No one would deny that the acts of pedophilia that occurred on set at Nickelodeon are deeply upsetting. Yet a central question that goes unanswered throughout Quiet on Set is its goal in revisiting these traumas. Is it to problematically reinforce the stereotypical association between pedophilia and homosexuality, an association that comes up repeatedly in the tale of Brian Peck (who is gay)? Or to imply that the women on set, those in the writer’s room as well as the mothers of these child actors, are to blame for the harm that came to these children, just as much as or even more so than the TV executives at the helm when these abuses occurred?

What the series fails to question, in other words, is the very ideal of “children’s TV” itself—or rather, the impossibility of kids’ TV. As the feminist critic Jacqueline Rose once put it regarding the children’s novel Peter Pan:

Children’s fiction is impossible, not in the sense that it cannot be written (that would be nonsense), but in that it hangs on an impossibility, one which it rarely ventures to speak. This is the impossible relation between adult and child. Children’s fiction is clearly about that relation, but it has the remarkable characteristic of being about something which it hardly ever talks of. Children’s fiction sets up a world in which the adult comes first (author, maker, giver) and the child comes after (reader, product, receiver), but where neither of them enter the space in between. To say that the child is inside the book—children’s books are after all as often as not about children—is to fall straight into a trap. It is to confuse the adult’s intention to get at the child with the child it portrays. If children’s fiction builds an image of the child inside the book, it does so in order to secure the child who is outside the book, the one who does not come so easily within its grasp.

To put it differently, if children’s television is always already impossible—not in the sense that it doesn’t exist as an industrial category (Nickelodeon proved otherwise), but that it is indeed a misnomer. What gets lost when we insist on the label “children’s television,” rather than calling the form what it actually is—namely, “television written for kids by adults”? (Or is that too clunky for marketing campaigns?)

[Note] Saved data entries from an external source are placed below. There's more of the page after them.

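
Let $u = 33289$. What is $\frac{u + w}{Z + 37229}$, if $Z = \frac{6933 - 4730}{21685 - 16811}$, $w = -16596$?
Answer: $\frac{81361682}{181456349} \approx 0.44838$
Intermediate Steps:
$Z = \frac{2203}{4874} \approx 0.45199$
$\frac{u + w}{Z + 37229} = \frac{33289 - 16596}{\frac{2203}{4874} + 37229} = \frac{16693}{\frac{181456349}{4874}} = 16693 \cdot \frac{4874}{181456349} = \frac{81361682}{181456349}$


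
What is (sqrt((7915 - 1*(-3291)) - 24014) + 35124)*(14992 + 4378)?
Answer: 680351880 + 38740*I*sqrt(3202) ≈ 6.8035e+8 + 2.1922e+6*I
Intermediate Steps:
(sqrt((7915 - 1*(-3291)) - 24014) + 35124)*(14992 + 4378) = (sqrt((7915 + 3291) - 24014) + 35124)*19370 = (sqrt(11206 - 24014) + 35124)*19370 = (sqrt(-12808) + 35124)*19370 = (2*I*sqrt(3202) + 35124)*19370 = (35124 + 2*I*sqrt(3202))*19370 = 680351880 + 38740*I*sqrt(3202)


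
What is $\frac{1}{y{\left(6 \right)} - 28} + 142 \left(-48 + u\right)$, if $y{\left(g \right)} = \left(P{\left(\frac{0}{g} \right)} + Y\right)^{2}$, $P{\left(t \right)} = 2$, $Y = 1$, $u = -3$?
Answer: $- \frac{137599}{19} \approx -7242.1$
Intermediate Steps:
$y{\left(g \right)} = 9$ ($y{\left(g \right)} = \left(2 + 1\right)^{2} = 3^{2} = 9$)
$\frac{1}{y{\left(6 \right)} - 28} + 142 \left(-48 + u\right) = \frac{1}{9 - 28} + 142 \left(-48 - 3\right) = \frac{1}{-19} + 142 \left(-51\right) = - \frac{1}{19} - 7242 = - \frac{137599}{19}$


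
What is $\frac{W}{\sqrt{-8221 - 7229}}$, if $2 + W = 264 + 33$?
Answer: $- \frac{59 i \sqrt{618}}{618} \approx - 2.3733 i$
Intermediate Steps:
$W = 295$ ($W = -2 + \left(264 + 33\right) = -2 + 297 = 295$)
$\frac{W}{\sqrt{-8221 - 7229}} = \frac{295}{\sqrt{-8221 - 7229}} = \frac{295}{\sqrt{-15450}} = \frac{295}{5 i \sqrt{618}} = 295 \left(- \frac{i \sqrt{618}}{3090}\right) = - \frac{59 i \sqrt{618}}{618}$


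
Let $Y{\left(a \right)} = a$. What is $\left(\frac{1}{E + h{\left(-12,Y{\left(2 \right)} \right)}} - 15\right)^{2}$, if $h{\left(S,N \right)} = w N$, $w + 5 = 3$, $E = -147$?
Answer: $\frac{5134756}{22801} \approx 225.2$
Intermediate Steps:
$w = -2$ ($w = -5 + 3 = -2$)
$h{\left(S,N \right)} = - 2 N$
$\left(\frac{1}{E + h{\left(-12,Y{\left(2 \right)} \right)}} - 15\right)^{2} = \left(\frac{1}{-147 - 4} - 15\right)^{2} = \left(\frac{1}{-151} - 15\right)^{2} = \left(- \frac{1}{151} - 15\right)^{2} = \left(- \frac{2266}{151}\right)^{2} = \frac{5134756}{22801}$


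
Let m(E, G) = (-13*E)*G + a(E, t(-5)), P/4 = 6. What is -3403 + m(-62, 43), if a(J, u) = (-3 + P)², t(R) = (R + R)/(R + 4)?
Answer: 31696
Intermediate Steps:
t(R) = 2*R/(4 + R) (t(R) = (2*R)/(4 + R) = 2*R/(4 + R))
P = 24 (P = 4*6 = 24)
a(J, u) = 441 (a(J, u) = (-3 + 24)² = 21² = 441)
m(E, G) = 441 - 13*E*G (m(E, G) = (-13*E)*G + 441 = -13*E*G + 441 = 441 - 13*E*G)
-3403 + m(-62, 43) = -3403 + (441 - 13*(-62)*43) = -3403 + (441 + 34658) = -3403 + 35099 = 31696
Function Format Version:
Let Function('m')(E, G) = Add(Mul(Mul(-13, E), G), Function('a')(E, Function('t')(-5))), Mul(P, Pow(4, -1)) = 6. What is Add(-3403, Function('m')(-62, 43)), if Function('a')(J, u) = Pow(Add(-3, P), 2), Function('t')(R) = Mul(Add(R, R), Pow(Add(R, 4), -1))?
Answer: 31696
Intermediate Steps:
Function('t')(R) = Mul(2, R, Pow(Add(4, R), -1)) (Function('t')(R) = Mul(Mul(2, R), Pow(Add(4, R), -1)) = Mul(2, R, Pow(Add(4, R), -1)))
P = 24 (P = Mul(4, 6) = 24)
Function('a')(J, u) = 441 (Function('a')(J, u) = Pow(Add(-3, 24), 2) = Pow(21, 2) = 441)
Function('m')(E, G) = Add(441, Mul(-13, E, G)) (Function('m')(E, G) = Add(Mul(Mul(-13, E), G), 441) = Add(Mul(-13, E, G), 441) = Add(441, Mul(-13, E, G)))
Add(-3403, Function('m')(-62, 43)) = Add(-3403, Add(441, Mul(-13, -62, 43))) = Add(-3403, Add(441, 34658)) = Add(-3403, 35099) = 31696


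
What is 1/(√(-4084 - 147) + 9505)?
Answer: 9505/90349256 - I*√4231/90349256 ≈ 0.0001052 - 7.1994e-7*I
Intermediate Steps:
1/(√(-4084 - 147) + 9505) = 1/(√(-4231) + 9505) = 1/(I*√4231 + 9505) = 1/(9505 + I*√4231)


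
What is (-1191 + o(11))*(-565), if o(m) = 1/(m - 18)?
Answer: 4710970/7 ≈ 6.7300e+5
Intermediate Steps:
o(m) = 1/(-18 + m)
(-1191 + o(11))*(-565) = (-1191 + 1/(-18 + 11))*(-565) = (-1191 + 1/(-7))*(-565) = (-1191 - ⅐)*(-565) = -8338/7*(-565) = 4710970/7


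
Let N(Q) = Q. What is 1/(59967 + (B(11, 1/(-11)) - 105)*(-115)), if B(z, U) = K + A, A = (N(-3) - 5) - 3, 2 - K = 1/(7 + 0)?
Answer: 7/511654 ≈ 1.3681e-5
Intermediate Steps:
K = 13/7 (K = 2 - 1/(7 + 0) = 2 - 1/7 = 2 - 1*⅐ = 2 - ⅐ = 13/7 ≈ 1.8571)
A = -11 (A = (-3 - 5) - 3 = -8 - 3 = -11)
B(z, U) = -64/7 (B(z, U) = 13/7 - 11 = -64/7)
1/(59967 + (B(11, 1/(-11)) - 105)*(-115)) = 1/(59967 + (-64/7 - 105)*(-115)) = 1/(59967 - 799/7*(-115)) = 1/(59967 + 91885/7) = 1/(511654/7) = 7/511654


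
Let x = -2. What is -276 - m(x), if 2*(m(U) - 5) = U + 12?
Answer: -286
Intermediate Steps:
m(U) = 11 + U/2 (m(U) = 5 + (U + 12)/2 = 5 + (12 + U)/2 = 5 + (6 + U/2) = 11 + U/2)
-276 - m(x) = -276 - (11 + (1/2)*(-2)) = -276 - (11 - 1) = -276 - 1*10 = -276 - 10 = -286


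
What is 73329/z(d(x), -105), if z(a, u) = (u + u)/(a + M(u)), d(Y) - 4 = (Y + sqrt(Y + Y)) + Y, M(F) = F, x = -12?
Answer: 611075/14 - 24443*I*sqrt(6)/35 ≈ 43648.0 - 1710.7*I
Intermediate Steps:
d(Y) = 4 + 2*Y + sqrt(2)*sqrt(Y) (d(Y) = 4 + ((Y + sqrt(Y + Y)) + Y) = 4 + ((Y + sqrt(2*Y)) + Y) = 4 + ((Y + sqrt(2)*sqrt(Y)) + Y) = 4 + (2*Y + sqrt(2)*sqrt(Y)) = 4 + 2*Y + sqrt(2)*sqrt(Y))
z(a, u) = 2*u/(a + u) (z(a, u) = (u + u)/(a + u) = (2*u)/(a + u) = 2*u/(a + u))
73329/z(d(x), -105) = 73329/((2*(-105)/((4 + 2*(-12) + sqrt(2)*sqrt(-12)) - 105))) = 73329/((2*(-105)/((4 - 24 + sqrt(2)*(2*I*sqrt(3))) - 105))) = 73329/((2*(-105)/((4 - 24 + 2*I*sqrt(6)) - 105))) = 73329/((2*(-105)/((-20 + 2*I*sqrt(6)) - 105))) = 73329/((2*(-105)/(-125 + 2*I*sqrt(6)))) = 73329/((-210/(-125 + 2*I*sqrt(6)))) = 73329*(25/42 - I*sqrt(6)/105) = 611075/14 - 24443*I*sqrt(6)/35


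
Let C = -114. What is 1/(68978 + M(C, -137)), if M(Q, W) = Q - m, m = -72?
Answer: 1/68936 ≈ 1.4506e-5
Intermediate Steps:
M(Q, W) = 72 + Q (M(Q, W) = Q - 1*(-72) = Q + 72 = 72 + Q)
1/(68978 + M(C, -137)) = 1/(68978 + (72 - 114)) = 1/(68978 - 42) = 1/68936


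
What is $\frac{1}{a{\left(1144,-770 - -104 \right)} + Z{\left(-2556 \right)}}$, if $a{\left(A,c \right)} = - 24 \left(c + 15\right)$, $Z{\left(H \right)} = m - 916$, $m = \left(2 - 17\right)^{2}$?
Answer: $\frac{1}{14933} \approx 6.6966 \cdot 10^{-5}$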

Unlike Quiet on Set, I Saw the TV Glow faces the impossibility of children’s television head-on by insisting that the contradictions of media designed for kids need not be resolved so much as explored, acknowledged, or even embraced. If both children’s television and childhood itself hinge upon the impossible relation between adult and child, as Rose proposes, it is worth wondering what is to be done about this impossibility. Quiet on Set serves as a cautionary tale about the desire to collapse the distinction between adult and child when it describes a kind of television that claims to address kids “as kids” but really intends to transform them into mini-adults. I Saw the TV Glow, on the other hand, imagines a kind of television that addresses young adults as such, while doing what Rose claims can never be done: it is in fact about that very relation between child and adult. Schoenbrun’s film does not suggest that this impossibility can be resolved but rather that acknowledging it is perhaps the best we can do for kids—including the ones inside all of us.